What makes NREL’s research strategy in this area so innovative is our ability to consider transportation sectors as part of a larger energy ecosystem powered by renewable electrons directly through electrification or indirectly by low-carbon energy carriers, such as hydrogen fuel cells and biofuels. Beyond technological solutions, we also recognize that in order to ensure adoption and lasting change, environmental justice and equity considerations must be tightly interwoven with R&D — another area NREL is helming within the national lab complex through its mobility behavioral science research.
We have plenty to be proud of, but some of our recent successes in the light-, medium-, and heavy-duty vehicle space includes:
· Collaboratively investigating state-of-the-art strategies to manage the grid impacts of high-power, site-integrated EV charging. We do this by considering EVs, buildings, and infrastructure together as key components of a larger electrical ecosystem to meet energy needs for consumers and commercial fleets.
· Modeling and forecasting emerging freight trends and having a way to quantify their impacts on freight and passenger mobility is critical.

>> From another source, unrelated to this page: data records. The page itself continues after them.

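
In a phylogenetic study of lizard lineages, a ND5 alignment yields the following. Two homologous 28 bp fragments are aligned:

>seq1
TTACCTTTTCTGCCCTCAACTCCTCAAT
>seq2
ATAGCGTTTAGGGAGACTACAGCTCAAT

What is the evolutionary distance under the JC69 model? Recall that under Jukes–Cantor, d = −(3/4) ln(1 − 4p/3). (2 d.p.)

0.64

The sequences differ at 12 of 28 sites, so p = 12/28 ≈ 0.428571.
d = −(3/4) ln(1 − 4p/3) = −0.75 ln(1 − 0.571428) = −0.75 ln(0.428572)
  = −0.75 × (-0.847297) = 0.635473 substitutions/site.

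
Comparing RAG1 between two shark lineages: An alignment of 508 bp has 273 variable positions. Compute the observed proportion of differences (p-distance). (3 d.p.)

0.537

p = 273/508 = 0.537401… ≈ 0.537 (to 3 d.p.).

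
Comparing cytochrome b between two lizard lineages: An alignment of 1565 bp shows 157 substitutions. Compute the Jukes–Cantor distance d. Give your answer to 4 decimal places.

p = 157/1565 ≈ 0.100319.
d = −(3/4) ln(1 − 4p/3) = −0.75 ln(1 − 0.133759) = −0.75 ln(0.866241)
  = −0.75 × (-0.143592) = 0.107694 substitutions/site.

0.1077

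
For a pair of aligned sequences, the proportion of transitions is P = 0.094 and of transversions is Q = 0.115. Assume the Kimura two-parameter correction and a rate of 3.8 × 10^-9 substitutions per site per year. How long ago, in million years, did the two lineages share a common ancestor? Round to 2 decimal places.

32.35

Under the Kimura two-parameter model, d = −½ ln(1 − 2P − Q) − ¼ ln(1 − 2Q).
1 − 2P − Q = 0.697, giving −½ ln(0.697) = 0.180485.
1 − 2Q = 0.77, giving −¼ ln(0.77) = 0.065341.
d = 0.180485 + 0.065341 = 0.245826.
Under a molecular clock d = 2μt, so t = d/(2μ) = 0.245826 / (2 × 3.8 × 10^-9) = 32.35 million years.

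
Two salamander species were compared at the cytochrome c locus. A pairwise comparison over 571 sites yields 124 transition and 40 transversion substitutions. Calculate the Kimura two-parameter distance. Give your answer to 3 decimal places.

P = 124/571 ≈ 0.217163 and Q = 40/571 ≈ 0.070053.
Under the Kimura two-parameter model, d = −½ ln(1 − 2P − Q) − ¼ ln(1 − 2Q).
1 − 2P − Q = 0.495621, giving −½ ln(0.495621) = 0.350972.
1 − 2Q = 0.859894, giving −¼ ln(0.859894) = 0.037737.
d = 0.350972 + 0.037737 = 0.388709.

0.389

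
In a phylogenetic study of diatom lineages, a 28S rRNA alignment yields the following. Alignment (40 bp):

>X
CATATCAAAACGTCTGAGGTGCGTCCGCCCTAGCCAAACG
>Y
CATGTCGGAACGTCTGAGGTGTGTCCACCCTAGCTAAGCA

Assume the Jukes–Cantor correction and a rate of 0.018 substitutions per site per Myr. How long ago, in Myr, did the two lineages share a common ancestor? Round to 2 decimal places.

6.46

The sequences differ at 8 of 40 sites (4, 7, 8, 22, 27, 35, 38, 40), so p = 8/40 = 0.2.
d = −(3/4) ln(1 − 4p/3) = −0.75 ln(1 − 0.266667) = −0.75 ln(0.733333)
  = −0.75 × (-0.310155) = 0.232616 substitutions/site.
Under a molecular clock d = 2μt, so t = d/(2μ) = 0.232616 / (2 × 0.018) = 6.46 Myr.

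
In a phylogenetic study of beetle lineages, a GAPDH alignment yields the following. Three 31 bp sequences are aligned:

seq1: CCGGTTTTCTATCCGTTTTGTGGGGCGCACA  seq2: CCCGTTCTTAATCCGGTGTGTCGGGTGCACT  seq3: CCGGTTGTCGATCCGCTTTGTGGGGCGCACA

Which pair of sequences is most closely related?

seq1 and seq3

seq1–seq2: 9/31 differ, p = 0.290, d = 0.367.
seq1–seq3: 3/31 differ, p = 0.097, d = 0.104.
seq2–seq3: 9/31 differ, p = 0.290, d = 0.367.
The smallest distance is between seq1 and seq3.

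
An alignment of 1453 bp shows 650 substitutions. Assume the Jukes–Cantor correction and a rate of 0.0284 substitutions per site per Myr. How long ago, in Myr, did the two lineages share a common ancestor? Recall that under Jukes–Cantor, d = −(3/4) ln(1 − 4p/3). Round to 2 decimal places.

11.98

p = 650/1453 ≈ 0.44735.
d = −(3/4) ln(1 − 4p/3) = −0.75 ln(1 − 0.596467) = −0.75 ln(0.403533)
  = −0.75 × (-0.907497) = 0.680623 substitutions/site.
Under a molecular clock d = 2μt, so t = d/(2μ) = 0.680623 / (2 × 0.0284) = 11.98 Myr.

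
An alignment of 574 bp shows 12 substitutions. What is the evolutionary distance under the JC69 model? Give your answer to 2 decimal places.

0.02

p = 12/574 ≈ 0.020906.
d = −(3/4) ln(1 − 4p/3) = −0.75 ln(1 − 0.027875) = −0.75 ln(0.972125)
  = −0.75 × (-0.028271) = 0.021203 substitutions/site.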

NREL’s new Freight Mobility Energy Productivity metric does just that by building upon the revolutionary framework established by our Mobility Energy Productivity metric.
· Developing an innovative catalytic process in collaboration with two DOE consortia, effectively enabling the conversion of renewable and waste carbon into sustainable diesel fuels.
· Co-leading the H2NEW consortium with Idaho National Laboratory, which will conduct R&D to enable large-scale manufacturing of affordable electrolyzers that use electricity to split water into hydrogen and oxygen.
· Leading a team of researchers–in partnership with Dallas Fort Worth (DFW) International Airport–since 2018 to identify new transportation technologies that could dramatically improve energy use, convenience, and affordability.
· Researching shifts in long-haul trucking toward hydrogen use, which in turn would necessitate a coast-to-coast network of fueling stations. Our team is looking into ways to ease bottlenecks so that hydrogen fueled trucking could become reality.
Of course, there’s much, much more.
But what really appeals to me is this new capability NREL launched that will allow us to meet these demands: a visionary research platform called the Advanced Research on Integrated Energy Systems, or ARIES for short. ARIES represents a substantial scale-up in experimentation capability from existing platforms, allowing for research at the 20-megawatt level. This is important because ARIES will help de-risk new technologies within the transportation sector — such as GHG reducing technologies to more rapidly to meet aggressive decarbonization goals.
Building on NREL’s clean energy research legacy, I’m optimistic there is no decarbonization challenge — whether on land, in the air, or at sea — that our elite research team can’t tackle. And the results so far have been gratifying. For instance, our scientists have spotlighted a fast-track solution for net-zero-carbon sustainable aviation fuel made from wet waste — such as food waste, wastewater sludge, and animal manure — that could help large U.S. airline companies reduce emissions across their operations sooner than we think. Soon, we’ll also be sharing information about the potential for biofuels to be used by the shipping industry as a way to reduce emissions.
If vehicles are in my DNA, so too is a dream that we can improve access and availability to clean transportation options for everyone and usher in a new era of deep decarbonization, helping mitigate climate change. For this, NREL is in the driver’s seat.